I hadn’t expected Caldera. I’d expected her to have gone with Talisid’s hit team; how she’d ended up here instead I didn’t know. The last two times I fought Caldera, I’d been able to disengage and avoid her. There’d be no avoiding her this time.

“Okay,” I said to Anne. “This is what I’d call well guarded.”

Anne and I had come to a stop only a couple of feet from the doorway. A half cylinder of force magic barred us from going any farther, running from floor to ceiling. It didn’t block sound—I could hear the breathing and the shuffle of feet of the crowd facing us—but it would take significant power for any intruders to break through. Assuming they had the chance.
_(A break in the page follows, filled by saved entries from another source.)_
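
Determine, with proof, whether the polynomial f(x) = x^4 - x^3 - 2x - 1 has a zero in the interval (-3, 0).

f(-3) = 113 and f(0) = -1, which have opposite signs.
As a polynomial, f is continuous on every closed interval.
By the Intermediate Value Theorem, f takes the value 0 somewhere in the open interval.

Such a root exists.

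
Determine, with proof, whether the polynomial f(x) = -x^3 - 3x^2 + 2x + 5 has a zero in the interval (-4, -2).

f(-4) = 13 and f(-2) = -3, which have opposite signs.
Since f is a polynomial it is continuous on [-4, -2].
By the Intermediate Value Theorem, f takes the value 0 somewhere in the open interval.

Yes, f has a root in the interval.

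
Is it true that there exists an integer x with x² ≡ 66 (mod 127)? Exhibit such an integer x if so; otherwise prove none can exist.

No, no such integer exists.

Apply Euler's criterion with the prime 127: 66 is a quadratic residue iff 66^63 ≡ 1 (mod 127), and a non-residue iff it is ≡ −1.
Repeated squaring mod 127: 66^2 = 4356 ≡ 38; 66^4 ≡ 38² = 1444 ≡ 47; 66^8 ≡ 47² = 2209 ≡ 50; 66^16 ≡ 50² = 2500 ≡ 87; 66^32 ≡ 87² = 7569 ≡ 76.
Since 63 = 32 + 16 + 8 + 4 + 2 + 1, 66^63 ≡ 76 · 87 · 50 · 47 · 38 · 66; multiplying out mod 127: 76·87 = 6612 ≡ 8, then 8·50 = 400 ≡ 19, then 19·47 = 893 ≡ 4, then 4·38 = 152 ≡ 25, then 25·66 = 1650 ≡ 126. Thus 66^63 ≡ 126 ≡ −1 (mod 127).
The value −1 means 66 is a non-residue modulo 127, so x² ≡ 66 (mod 127) is impossible.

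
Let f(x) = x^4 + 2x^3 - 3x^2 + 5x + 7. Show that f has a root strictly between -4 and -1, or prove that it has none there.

f(-4) = 67 and f(-1) = -2, which have opposite signs.
As a polynomial, f is continuous on every closed interval.
By the Intermediate Value Theorem f must vanish at some point of (-4, -1).

Such a root exists.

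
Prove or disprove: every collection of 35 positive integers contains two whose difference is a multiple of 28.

True.

There are exactly 28 possible remainders on division by 28.
Since 35 > 28, two of the 35 integers must share a residue class by the pigeonhole principle; call them a and b.
Equal remainders mean a − b ≡ 0 (mod 28), so 28 divides their difference.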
There was an antipersonnel mine buried in the floor right beneath our feet, and I knew from glancing at the futures that Barrayar was holding the detonator in one hand.

But Barrayar obviously didn’t know everything that I could do, or he would have pressed the button already. As soon as I’d detected the explosive, I’d started to work on it with the fateweaver, picking out the futures in which it failed. Behind us, the jann started to sidle into the room, staring at the security guards with hungry eyes.
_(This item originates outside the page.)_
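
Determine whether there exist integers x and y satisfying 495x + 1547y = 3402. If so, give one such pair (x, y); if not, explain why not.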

“Verus,” Barrayar said coldly. “You’ve gone too far this time.”

“Hello, Barrayar,” I said. “So, that exchange that was supposed to happen today? I didn’t like the delegation you sent very much. Thought about sending a strongly worded letter, but figured I might as well tell you in person.”

“You know, Talisid had one job,” Barrayar said. “I should have known he’d fuck it up. Did he tip you off, or was he just that incompetent?”

“Do you care?”

“I suppose I don’t.”

“Hey,” Anne interrupted. “You two going to kiss, or shall we kick this off?”

Beneath our feet, the mine’s electronics failed. It was easier than the ones in Sal Sarque’s fortress had been: Levistus hadn’t kept this one well maintained. Probably he’d never seriously expected to need it. “You know, I really thought your boss would be here,” I told Barrayar. “What’s he doing, watching on camera?”

“Whatever you’re hoping to achieve, it won’t work,” Barrayar said. “I’ll give you and Miss Walker one chance. Turn around and leave.”

“Hey, Barrayar,” Anne called. “Just curious. Was it you who signed off on that order for Lightbringer and Zilean to torture me?”

Barrayar looked back at Anne with raised eyebrows. “Is that why you’re here?”

“No, I’m going to kill you anyway. It’ll just make it a bit more satisfying.”

Without changing expression, Barrayar pushed the button on the detonator. The faint click was loud in the silence. There was a moment’s expectant pause.

I spoke into the vacuum. “Now you can kick off.”

Black energy stabbed from Anne, meeting the force barrier with a crack of black lightning. The barrier flickered and died. The jann charged, flowing past and around Anne in a black wave as Levistus’s forces opened fire.

Light and sound hammered the entrance hall, a dozen battles and duels breaking out across the room. Fleeting images caught in my memory, fractions of a greater whole. An icecat and a jann hit each other in midair and tumbled to the floor in a whirl of claws and teeth. Fire stabbed down from the gallery on the left, grim men almost invisible behind their weapons, jann falling as they tried to close the distance. Cutting blades of air and force flew the length of the room to shatter against Anne’s shield. More jann poured down the stairs, throwing themselves into the meat grinder, drones dying for their queen.